Additional features include a Global Positioning System (GPS). Enter in your destination and it will calculate the best route for you. A map of your location is digitally displayed on the dash. A sweet computer voice notifies you of upcoming turns on your route. It comes in handy when taking pictures in the wilderness or unfamiliar cities. A fuel carrier was installed in the rear; 20 additional gallons of fuel can be carried into remote areas where gas stations are few and far between. Spotlights and a winch are attached to the front bumper. The winch has a 100-foot cable strong enough to pull you or another rig out of trouble.

Creature comforts are welcome after an extended day taking pictures in the wild. Sportsmobile has a sink with running water, countertop, microwave oven, refrigerator with freezer, and a generous food locker. Johnson added surround sound and built a complete entertainment system. Digital music via SIRIUS Satellite Radio was installed. You have reception even when you are away from civilization. The DVD player has four separate flat-panel displays. You can see a screen from almost everywhere. A 17" fold-down screen is located behind the driver seat for viewing from the sofa bed. A 13" display is in the rear for the kids to play computer games. A display pops out of the dash for people in the front seats.

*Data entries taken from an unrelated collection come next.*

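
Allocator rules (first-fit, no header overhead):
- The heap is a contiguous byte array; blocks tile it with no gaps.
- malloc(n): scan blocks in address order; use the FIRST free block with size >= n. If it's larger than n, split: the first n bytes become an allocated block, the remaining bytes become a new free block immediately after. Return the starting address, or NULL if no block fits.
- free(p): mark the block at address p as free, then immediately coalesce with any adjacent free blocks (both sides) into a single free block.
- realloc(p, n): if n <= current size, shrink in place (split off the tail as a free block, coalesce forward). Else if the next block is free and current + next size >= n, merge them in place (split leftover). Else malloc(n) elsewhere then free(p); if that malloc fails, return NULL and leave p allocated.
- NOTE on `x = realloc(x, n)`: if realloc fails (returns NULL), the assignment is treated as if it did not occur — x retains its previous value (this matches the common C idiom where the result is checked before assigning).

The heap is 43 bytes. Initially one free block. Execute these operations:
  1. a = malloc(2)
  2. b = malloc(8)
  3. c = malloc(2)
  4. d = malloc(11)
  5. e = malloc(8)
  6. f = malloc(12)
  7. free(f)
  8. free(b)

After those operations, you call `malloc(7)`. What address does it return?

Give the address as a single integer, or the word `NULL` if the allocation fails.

Op 1: a = malloc(2) -> a = 0; heap: [0-1 ALLOC][2-42 FREE]
Op 2: b = malloc(8) -> b = 2; heap: [0-1 ALLOC][2-9 ALLOC][10-42 FREE]
Op 3: c = malloc(2) -> c = 10; heap: [0-1 ALLOC][2-9 ALLOC][10-11 ALLOC][12-42 FREE]
Op 4: d = malloc(11) -> d = 12; heap: [0-1 ALLOC][2-9 ALLOC][10-11 ALLOC][12-22 ALLOC][23-42 FREE]
Op 5: e = malloc(8) -> e = 23; heap: [0-1 ALLOC][2-9 ALLOC][10-11 ALLOC][12-22 ALLOC][23-30 ALLOC][31-42 FREE]
Op 6: f = malloc(12) -> f = 31; heap: [0-1 ALLOC][2-9 ALLOC][10-11 ALLOC][12-22 ALLOC][23-30 ALLOC][31-42 ALLOC]
Op 7: free(f) -> (freed f); heap: [0-1 ALLOC][2-9 ALLOC][10-11 ALLOC][12-22 ALLOC][23-30 ALLOC][31-42 FREE]
Op 8: free(b) -> (freed b); heap: [0-1 ALLOC][2-9 FREE][10-11 ALLOC][12-22 ALLOC][23-30 ALLOC][31-42 FREE]
malloc(7): first-fit scan over [0-1 ALLOC][2-9 FREE][10-11 ALLOC][12-22 ALLOC][23-30 ALLOC][31-42 FREE] -> 2

Answer: 2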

A forth screen was just installed for the upper sleeping quarters.

Fold-down 17" digital display on ceiling and pop-out GPS display on dash.

High-speed Internet access is accomplished via a satellite dish on the PhotoMobile. Johnson and Perks cover events for the press. The 100th anniversary Harley ride back to Milwaukee was sweet. Story and pictures were delivered to the papers while it was still news. They also sell their stock photos on PC Image Network. They can now deliver digital picture files from remote locations. The PhotoMobile is the best mobile office ever. The satellite is a great solution for the back roads. The satellite also provides TV reception. You won't miss any of your favorite shows while in the wilderness.

Johnson and Perks have been taking pictures together for years. It was always about getting the pictures and finding new places to discover. They have been to some desolate areas and exposed to the elements. Making great pictures makes it all fun. They started out camping, went to a bus, and now they travel in comfort with the PhotoMobile. This is going, and being able to stop, in picture-perfect style.

Specially designed camera compartment in the rear that can be locked shut.

What about the cost? The rig came in at around $100,000 with all the electronics, with the shell being about $40,000. The two photographers have done about 70,000 "photo miles" in the past three years. Did they think it was worth the investment? In fact, a new one is being built as we go to press.

Authors Brad Perks and Roger L. Johnson both have new books on the way. Perks with "Portrait of San Francisco" and Johnson with "Portrait of Seattle" by Twin Lights Publishing. Johnson spent six weeks living in the PhotoMobile for this assignment. They will continue to deliver pictures at the speed of light via satellite. Look for the PhotoMobile at an event near you.